Goddamn, Canadians are pussies

Everything is the man's fault women never do anything wrong.

mental abuse only affects women.

>bursting into treats
Now this I'd like to see.

Women are far more likely to slam doors and throw shit than men, though? Hell, woman are by far the primary initiators of domestic violence according to all statistics on the subject. Lesbian couples have the highest rates of domestic violence of any group.

slamming doors is getting aggression out so i don't hit someone. what the fuck am i supposed to do? if i'm gonna get charged with domestic violence either way, might as well go full retard

Do you stomp around like a big baby when you argue with your girlfriend?

Smash a plate, punch some drywall?

Why would you defend that kind of behaviour? A real man has control over his emotions.

hey i have a question Sup Forums
if a man is slamming doors and shit etc in a domestic dispute or hes slaming shit for some other reason, what should the woman do? is it better to ignore the guy?

lol everyone displays outwards signs of physical aggression unless they are unbelievable betas. ive even fucked up a steering wheel because of my road rage.

thats a good gold standard leaf
from here on out before you edgy Sup Forumsacks talk about how women should be subservient imagine your daughters boyfriend doing that to her, then you can be sure if its something you should be doing

Looks like I was severely domestically abused by my mother then.
Or does it not count if a woman slams a door, because shes fighting against the door patriarchy?

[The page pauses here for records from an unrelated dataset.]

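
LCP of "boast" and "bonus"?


Word 1: "boast"
Word 2: "bonus"
Comparing from start:
  Pos 0: 'b' == 'b'
  Pos 1: 'o' == 'o'
  Pos 2: 'a' != 'n' (stop)
LCP = "bo" (length 2)


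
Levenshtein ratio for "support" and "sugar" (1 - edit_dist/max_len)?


Word 1: "support" (length 7)
Word 2: "sugar" (length 5)
One optimal edit sequence:
  1. keep 's'
  2. keep 'u'
  3. delete 'p'  (+1)
  4. substitute 'p' -> 'g'  (+1)
  5. substitute 'o' -> 'a'  (+1)
  6. keep 'r'
  7. delete 't'  (+1)
Edit distance = 4
Max length = max(7, 5) = 7
Similarity = 1 - 4/7
= 0.4286


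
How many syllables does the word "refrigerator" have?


Word: "refrigerator"
Syllable breakdown: re | frig | er | a | tor
Counting: 5 parts
= 5 syllables


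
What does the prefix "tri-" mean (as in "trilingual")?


Prefix: tri-
As in: trilingual -> tri- + lingual
Meaning = three


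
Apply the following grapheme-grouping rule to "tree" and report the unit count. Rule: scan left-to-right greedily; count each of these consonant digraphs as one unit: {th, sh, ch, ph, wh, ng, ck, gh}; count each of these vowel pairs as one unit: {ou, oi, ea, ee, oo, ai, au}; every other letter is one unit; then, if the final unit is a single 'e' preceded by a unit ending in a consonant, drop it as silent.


Word: "tree" (4 letters)
Left-to-right scan:
  (1) 't' (letter)
  (2) 'r' (letter)
  (3) 'ee' (vowel-pair)
Units from scan: 3
Sound units = 3 units


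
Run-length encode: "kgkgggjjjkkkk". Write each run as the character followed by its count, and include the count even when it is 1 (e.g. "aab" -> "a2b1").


String: "kgkgggjjjkkkk"
Scanning for consecutive runs:
  'k' x 1
  'g' x 1
  'k' x 1
  'g' x 3
  'j' x 3
  'k' x 4
RLE = "k1g1k1g3j3k4"


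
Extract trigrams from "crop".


Word: "crop" (length 4)
Number of trigrams = 4 - 3 + 1 = 2
  Position 0: "cro"
  Position 1: "rop"
Trigrams = "cro", "rop"


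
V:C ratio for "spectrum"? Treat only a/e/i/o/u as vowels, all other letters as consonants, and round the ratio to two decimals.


Word: "spectrum"
Vowels (a,e,i,o,u): 2
Consonants: 6
Ratio = 2/6
= 0.33


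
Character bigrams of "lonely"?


Word: "lonely" (length 6)
Number of bigrams = 6 - 2 + 1 = 5
  Position 0: "lo"
  Position 1: "on"
  Position 2: "ne"
  Position 3: "el"
  Position 4: "ly"
Bigrams = "lo", "on", "ne", "el", "ly"


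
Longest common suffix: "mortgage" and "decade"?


Word 1: "mortgage"
Word 2: "decade"
Comparing from end:
  Pos -1: 'e' == 'e'
  Pos -2: 'g' != 'd' (stop)
LCS = "e" (length 1)


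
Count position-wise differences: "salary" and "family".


Comparing character by character (same length = 6):
  Pos 0: 's' vs 'f' !=
  Pos 1: 'a' vs 'a' =
  Pos 2: 'l' vs 'm' !=
  Pos 3: 'a' vs 'i' !=
  Pos 4: 'r' vs 'l' !=
  Pos 5: 'y' vs 'y' =
Hamming distance = 4


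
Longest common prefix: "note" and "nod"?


Word 1: "note"
Word 2: "nod"
Comparing from start:
  Pos 0: 'n' == 'n'
  Pos 1: 'o' == 'o'
  Pos 2: 't' != 'd' (stop)
LCP = "no" (length 2)


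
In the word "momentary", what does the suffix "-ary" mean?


Suffix: -ary
Example: momentary = moment + -ary
Meaning = relating to


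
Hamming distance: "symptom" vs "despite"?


Comparing character by character (same length = 7):
  Pos 0: 's' vs 'd' !=
  Pos 1: 'y' vs 'e' !=
  Pos 2: 'm' vs 's' !=
  Pos 3: 'p' vs 'p' =
  Pos 4: 't' vs 'i' !=
  Pos 5: 'o' vs 't' !=
  Pos 6: 'm' vs 'e' !=
Hamming distance = 6


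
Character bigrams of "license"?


Word: "license" (length 7)
Number of bigrams = 7 - 2 + 1 = 6
  Position 0: "li"
  Position 1: "ic"
  Position 2: "ce"
  Position 3: "en"
  Position 4: "ns"
  Position 5: "se"
Bigrams = "li", "ic", "ce", "en", "ns", "se"


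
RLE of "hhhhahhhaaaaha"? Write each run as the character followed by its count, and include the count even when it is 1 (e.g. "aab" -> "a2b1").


String: "hhhhahhhaaaaha"
Scanning for consecutive runs:
  'h' x 4
  'a' x 1
  'h' x 3
  'a' x 4
  'h' x 1
  'a' x 1
RLE = "h4a1h3a4h1a1"


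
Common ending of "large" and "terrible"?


Word 1: "large"
Word 2: "terrible"
Comparing from end:
  Pos -1: 'e' == 'e'
  Pos -2: 'g' != 'l' (stop)
LCS = "e" (length 1)


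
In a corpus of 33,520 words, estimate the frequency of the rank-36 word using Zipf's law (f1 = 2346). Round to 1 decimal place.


Zipf's law: f(r) = f(1) / r
f(1) = 2346
f(36) = 2346 / 36
= 65.2 occurrences


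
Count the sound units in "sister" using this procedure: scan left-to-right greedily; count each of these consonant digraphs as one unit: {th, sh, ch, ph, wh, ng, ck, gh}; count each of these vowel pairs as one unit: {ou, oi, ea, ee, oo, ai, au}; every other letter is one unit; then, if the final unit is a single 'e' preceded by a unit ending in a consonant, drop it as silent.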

Dear women, men are violent creatures, we just are. Its what enabled our species to reach the point its at, the reason you have screaming at threats hardwired into your brain is that you're screaming for violent men to come and protect you from threats.

If you've angered your man enough that he becomes violent and he is able to direct that violence away from you and instead at inanimate objects, that man is a keeper.

You think the numale who never gets angry wont hit you? He just hasnt got angry *yet*. Better to take the guy who does get angry and knows how to redirect it.

>you should be a total emotionless robot at all times come hell or high water

>people should be able to break and damage things because they have emotions

oh good, the two extremes are here to duke it out over which of their equally infantile worldviews are correct
kill me

The woman should stop making her man mad all the time.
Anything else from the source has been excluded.